To be fair, lithium has been on the move for a few months and looks to have found a floor, but the next step could be its spring. After bottoming earlier this year, spot prices for both hydroxide and carbonate have already started a recovery. Hydroxide, typically produced from hard rock lithium – or spodumene – has seen traded prices climb about 25 per cent in the past six months while carbonate prices have fared even better, up almost 30 per cent in the past six months to about US$13,000 per tonne as inventories thin and EV demand rebounds in China and the US.

These current prices are still a fraction of the lofty heights hit in 2022 when carbonate traded north of $US80,000 per tonne. But following its collapse to sub $US10,000 a tonne in late 2024 / early 2025, more recent pricing since looks to have flipped from despair to accumulation. Producers are tightening supply, new projects are being shelved, and the oversupply narrative that spooked the market is starting to sound dated.

Nickel is another, which has also been on the mat for years, bruised by a flood of Indonesian supply and government-backed subsidies that turned balance sheets into battlefields. But even commodity cycles have half-lives. Nickel still sits at the core of the battery and stainless-steel story, and the structural demand from electric vehicles and energy storage isn’t fading - it’s only compounding.
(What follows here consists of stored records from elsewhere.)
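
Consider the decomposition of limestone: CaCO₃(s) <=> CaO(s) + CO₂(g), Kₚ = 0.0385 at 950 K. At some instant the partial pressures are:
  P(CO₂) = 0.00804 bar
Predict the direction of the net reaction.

forward (toward products)

(CaCO₃, CaO are pure solids — omitted from Qₚ.)
Qₚ = P(CO₂) = 0.00804
Qₚ = 0.00804 < Kₚ = 0.0385, so the forward reaction proceeds.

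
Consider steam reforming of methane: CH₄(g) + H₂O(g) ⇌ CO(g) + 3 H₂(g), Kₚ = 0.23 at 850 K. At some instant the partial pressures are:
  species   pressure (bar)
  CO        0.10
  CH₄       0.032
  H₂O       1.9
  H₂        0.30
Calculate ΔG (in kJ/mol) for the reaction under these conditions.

Qₚ = P(CO)·P(H₂)³ / (P(CH₄)·P(H₂O)) = (0.10)·(0.30)³ / ((0.032)·(1.9)) = 0.0444
ΔG = RT ln(Qₚ/Kₚ) = (8.314 J mol⁻¹ K⁻¹)(850 K) × ln(0.0444/0.23)
   = (7.067 kJ/mol)(-1.645) = -11.6 kJ/mol
ΔG < 0, so the forward reaction is spontaneous (proceeds forward).

ΔG = -11.6 kJ/mol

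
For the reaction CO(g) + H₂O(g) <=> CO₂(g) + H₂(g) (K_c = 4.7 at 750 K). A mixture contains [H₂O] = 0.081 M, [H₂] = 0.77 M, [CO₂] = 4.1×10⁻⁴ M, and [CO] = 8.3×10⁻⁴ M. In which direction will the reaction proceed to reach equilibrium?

Q_c = [CO₂]·[H₂] / ([CO]·[H₂O]) = (4.1×10⁻⁴)·(0.77) / ((8.3×10⁻⁴)·(0.081)) = 4.7
Q_c = 4.7 = K_c, so the system is already at equilibrium.

neither direction; the system is at equilibrium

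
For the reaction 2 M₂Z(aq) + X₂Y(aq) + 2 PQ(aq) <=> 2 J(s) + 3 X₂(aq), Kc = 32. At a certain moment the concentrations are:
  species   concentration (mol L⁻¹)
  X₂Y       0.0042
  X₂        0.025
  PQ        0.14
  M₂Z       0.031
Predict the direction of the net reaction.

to the left

(J is a pure solid — omitted from Qc.)
Qc = [X₂]³ / ([M₂Z]²·[X₂Y]·[PQ]²) = (0.025)³ / ((0.031)²·(0.0042)·(0.14)²) = 200
Qc = 200 > Kc = 32, so the reverse reaction proceeds.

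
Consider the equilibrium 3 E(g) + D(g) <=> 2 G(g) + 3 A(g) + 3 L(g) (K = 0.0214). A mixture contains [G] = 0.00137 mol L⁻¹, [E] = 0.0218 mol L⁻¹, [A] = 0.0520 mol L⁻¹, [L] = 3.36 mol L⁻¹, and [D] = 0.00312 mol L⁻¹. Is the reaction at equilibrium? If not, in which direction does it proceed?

Q = [G]²·[A]³·[L]³ / ([E]³·[D]) = (0.00137)²·(0.0520)³·(3.36)³ / ((0.0218)³·(0.00312)) = 0.310
Q = 0.310 > K = 0.0214, so the reverse reaction proceeds.

to the left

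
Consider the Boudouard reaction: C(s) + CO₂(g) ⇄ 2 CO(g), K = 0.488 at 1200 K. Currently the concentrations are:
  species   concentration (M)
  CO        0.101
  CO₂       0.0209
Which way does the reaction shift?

no net change (already at equilibrium)

(C is a pure solid — omitted from Q.)
Q = [CO]² / [CO₂] = (0.101)² / (0.0209) = 0.488
Q = 0.488 = K, so the system is already at equilibrium.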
Supply distortions more often than not delay reality, but almost never defy it. When the market finally wakes to the mismatch between short-term oversupply and long-term need, nickel’s next move could be sharp enough to make up for lost time.

And to confirm the point so humbly made about The Dollar’s forecasting record of late, just in the past two weeks spot nickel has charged more than 11 per cent higher and is now changing hands back above US$15,000 a tonne - its highest point in more than 6 months.

Until recently, both nickel and lithium were clubbed senseless by oversupply fears, trading well beneath long-term incentive prices. But both still sit at the heart of the new energy story and simply won’t roll over and die. A quick glance at the latest price movements tell the story and The Dollar reckons the recovery in both has further to play.

So yes, Dollar Bill has dared to say I told you so – sort of. But don’t expect a victory lap. If the next round of expectation goes pear-shaped, you’ll find The Dollar back at the club nursing something brown and muttering about “market timing” to whoever still believes in it or anything else he says. Until then, Dollar Bill will take the small pleasure of polishing the monocle and raising a quiet glass to three words that really should never be spoken aloud in finance – I told you so.